Meta Chief Technology Officer Andrew Bosworth announced on Instagram this Tuesday that certain Ray-Ban smart glasses users will gain direct access to AI models through their eyewear.

Ray-Ban

▲Ray-Ban

Meta executives view Ray-Ban glasses as a "pioneer" for AR glasses, which can blend digital images with the real world. Originally, Meta planned to launch AR glasses in the coming years, but the project has encountered several challenges. Reports indicate that smart glasses have struggled to attract users, and the development of next-generation displays has faced significant difficulties.

However, the advent of multimodal AI models seems to have reinvigorated Bosworth and his team, helping them understand the range of new AI features these glasses can offer customers in the short term.

This summer, during Amazon's biannual product planning sessions, engineers from the Alexa team proposed launching a new device capable of running multimodal AI.

According to individuals directly familiar with the project, the team is particularly focused on reducing the computational and memory demands for AI processing of images, videos, and voice on the device. It remains unclear whether the project has received funding or what specific problems the device aims to solve for customers, but it is separate from the company's Echo voice assistant product line.

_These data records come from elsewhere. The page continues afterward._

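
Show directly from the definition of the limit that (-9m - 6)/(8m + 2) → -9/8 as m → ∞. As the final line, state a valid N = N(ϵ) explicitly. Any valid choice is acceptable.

Suppose ϵ > 0. For m ≥ 1, |(-9m - 6)/(8m + 2) + 9/8| = |-30|/(8(8m + 2)) = 30/(8(8m + 2)).
Since 8m + 2 ≥ 8m for m ≥ 1, this is ≤ 30/(8·8m) = (15/32)/m.
So |(-9m - 6)/(8m + 2) + 9/8| < ϵ whenever m > (15/32)/ϵ.
Take N = (15/32)/ϵ. If m > N then |(-9m - 6)/(8m + 2) + 9/8| ≤ (15/32)/m < ϵ.

N = (15/32)/ϵ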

Previously, the Alexa team also developed a smart audio glasses product called Echo Frames. This device does not support screen displays or cameras. It is currently unknown whether Amazon will develop smart glasses with visual recognition capabilities.

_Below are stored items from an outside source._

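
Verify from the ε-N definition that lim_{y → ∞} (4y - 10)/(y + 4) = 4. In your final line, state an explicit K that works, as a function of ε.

K = 26/ε

Suppose ε > 0. We seek K > 0 such that y > K implies |(4y - 10)/(y + 4) − 4| < ε.
(4y - 10)/(y + 4) − 4 = ((4y - 10) − 4(y + 4)) / ((y + 4)) = -26/((y + 4)).
For y > 0 we have y + 4 > y, so |(4y - 10)/(y + 4) − 4| = 26/((y + 4)) < 26/(y) = 26/y.
Thus |(4y - 10)/(y + 4) − 4| < ε whenever y > 26/ε.
Take K = 26/ε. If y > K then |(4y - 10)/(y + 4) − 4| < 26/y < ε.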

This isn't the first time Silicon Valley giants have designed such camera-equipped wearable devices. Previously, Google, Microsoft, and other tech giants have developed AR headsets. They initially hoped to display digital screens on the semi-transparent lenses of headsets, gradually providing guidance to help users complete tasks. However, due to the complexity of optical design, most products ultimately received poor feedback.

OpenAI's multimodal large language model can use visual recognition capabilities to let AI understand what people are looking at and doing, and provide further information about these actions and objects. As large language models become more lightweight, some small devices can also carry these models, enabling instant responses to user requests. Considering people's emphasis on privacy and security, it may take some time before they accept smart glasses and other AI devices with built-in cameras.

The Information believes that smart glasses equipped with AI assistants could potentially become as transformative as smartphones. They could not only serve as tutors guiding students through math problems or thesis questions but also provide real-time environmental information to people nearby, such as translating billboards or telling users how to fix car issues.

Pablo Mendes, former engineering manager at Apple and CEO of AI search company Objective, said: "Large AI models are crucial for everything. They will play a role in the underlying architecture of computers, phones, and other devices."

In the third wave of artificial intelligence boom ignited by ChatGPT, multimodal large models serve as foundational infrastructure while ChatGPT represents direct applications—these are already clear answers. But on which devices can ChatGPT maximize its application potential, and which devices are the best carriers for large language models? These have become directions that tech giants like OpenAI, Microsoft, and Google are now beginning to explore.

According to the latest revelations from The Information, smart glasses with cameras have emerged as a key exploration path for many giants, while some companies have started developing new wearable AI devices. Alternatively, efforts are being made to adapt various large AI models for smartphones.

This perspective isn’t limited to tech giants. Domestically, many AR glasses manufacturers also see this as an opportunity. "Robots and AR glasses may become the biggest beneficiaries of this wave of large AI models," said an industry expert with over a decade of experience in AI.

However, under the same design philosophy, who will ultimately develop the best lightweight AI model? And who will create the most practical smart glasses? We will continue monitoring the progress of major tech giants to find the answers.